Albert Albiol, Elvira and Puebla Sánchez, Alvaro Germán and Hermenegildo, Manuel V.
Abstract interpretation-based code certification for pervasive systems: Preliminary experiments.
In: "Workshop on Software Analysis and Development for Pervasive Systems", August 24, 2004, Verona, Italy.
Proof carrying code is a general methodology for certifying
that the execution of an untrusted mobile code is safe, according to a predefined safety policy. The basic idea is
that the code supplier attaches a certifícate (or proof) to
the mobile code which, then, the consumer checks in order
to ensure that the code is indeed safe. The potential benefit is that the consumer's task is reduced from the level of proving to the level of checking, a much simpler task.

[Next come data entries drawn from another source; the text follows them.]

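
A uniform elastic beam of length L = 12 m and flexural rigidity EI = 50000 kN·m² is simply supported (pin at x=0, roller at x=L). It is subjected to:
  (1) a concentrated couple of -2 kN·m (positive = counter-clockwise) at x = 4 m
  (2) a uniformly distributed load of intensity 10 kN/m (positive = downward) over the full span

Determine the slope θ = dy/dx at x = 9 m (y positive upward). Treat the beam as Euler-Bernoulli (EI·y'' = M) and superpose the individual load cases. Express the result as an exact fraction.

Load 1 — applied couple M₀=-2 kN·m at a=4 m (b=L-a=8):
  θ_1 = (M₀x²/(2L)-M₀(x-a)+C₁)/EI  [x>a] with C₁=M₀(3b²-L²)/(6L)=-4/3 = ((-2)·9²/(2·12)-(-2)·(9-4)+(-4/3))/50000 = 23/600000 rad
Load 2 — uniform load w=10 kN/m over full span:
  θ_2 = -w(L³-6Lx²+4x³)/(24EI) = -10·(12³-6·12·9²+4·9³)/(24·50000) = 99/10000 rad
Superposition: θ = Σ θ_i = 5963/600000 rad ≈ 0.009938 rad

θ(9) = 5963/600000 rad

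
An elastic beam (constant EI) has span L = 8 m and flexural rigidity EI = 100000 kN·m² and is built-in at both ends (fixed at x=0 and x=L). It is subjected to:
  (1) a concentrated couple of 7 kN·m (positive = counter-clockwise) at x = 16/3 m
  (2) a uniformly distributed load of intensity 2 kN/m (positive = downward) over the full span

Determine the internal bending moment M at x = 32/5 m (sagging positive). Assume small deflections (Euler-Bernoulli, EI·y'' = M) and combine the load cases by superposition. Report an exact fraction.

Load 1 — applied couple M₀=7 kN·m at a=16/3 m (b=L-a=8/3):
  M_1 = R_Ax - M_A - M₀  [x>a] with R_A=7/6, M_A=7/3 = (7/6)·(32/5) - (7/3) - 7 = -28/15 kN·m
Load 2 — uniform load w=2 kN/m over full span:
  M_2 = wLx/2 - wL²/12 - wx²/2 = 2·8·(32/5)/2 - 2·8²/12 - 2·(32/5)²/2 = -32/75 kN·m
Superposition: M = Σ M_i = -172/75 kN·m ≈ -2.293333 kN·m

M(32/5) = -172/75 kN·m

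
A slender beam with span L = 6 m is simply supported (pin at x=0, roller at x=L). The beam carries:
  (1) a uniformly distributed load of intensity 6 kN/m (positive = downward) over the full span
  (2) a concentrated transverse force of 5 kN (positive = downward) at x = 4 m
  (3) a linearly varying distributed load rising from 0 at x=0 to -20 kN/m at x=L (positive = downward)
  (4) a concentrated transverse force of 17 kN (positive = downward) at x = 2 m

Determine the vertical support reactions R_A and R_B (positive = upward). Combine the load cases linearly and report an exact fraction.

R_A = 11 kN, R_B = -13 kN

Load 1 — uniform load w=6 kN/m over full span:
  R_A = wL/2 = 6·6/2 = 18 kN
  R_B = wL/2 = 6·6/2 = 18 kN
Load 2 — point force P=5 kN at a=4 m (b=L-a=2):
  R_A = Pb/L = 5·2/6 = 5/3 kN
  R_B = Pa/L = 5·4/6 = 10/3 kN
Load 3 — triangular load w₀=-20 kN/m (0→w₀ over full span):
  R_A = w₀L/6 = (-20)·6/6 = -20 kN
  R_B = w₀L/3 = (-20)·6/3 = -40 kN
Load 4 — point force P=17 kN at a=2 m (b=L-a=4):
  R_A = Pb/L = 17·4/6 = 34/3 kN
  R_B = Pa/L = 17·2/6 = 17/3 kN
Superposition: R_A = 11 kN, R_B = -13 kN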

Recently, the abstract interpretation techniques developed in logic programming have been proposed as a basis for proof carrying code . To this end, the certifícate is generated from an abstract interpretation-based proof of safety. Intuitively, the verification condition is extracted from a set of assertions guaranteeing safety and the answer table generated during the analysis. Given this information, it is relatively simple and fast to verify that the code does meet this proof and so its execution is safe. This extended abstract reports on experiments which illustrate several issues involved in abstract interpretation-based code certification. First, we describe the implementation of our system in the context of CiaoPP: the preprocessor of the Ciao multi-paradigm (constraint) logic programming system. Then, by means of some experiments, we show how code certification is aided in the implementation of the framework. Finally, we discuss the application of our method within the área of pervasive systems which may lack the necessary computing resources to verify safety on their own. We herein illustrate the relevance of the information inferred by existing cost analysis to control resource usage in this context. Moreover, since the (rather complex) analysis phase is replaced by a simpler, efficient checking process at the code consumer side, we believe that our abstract interpretation-based approach to proof-carrying code becomes practically applicable to this kind of systems.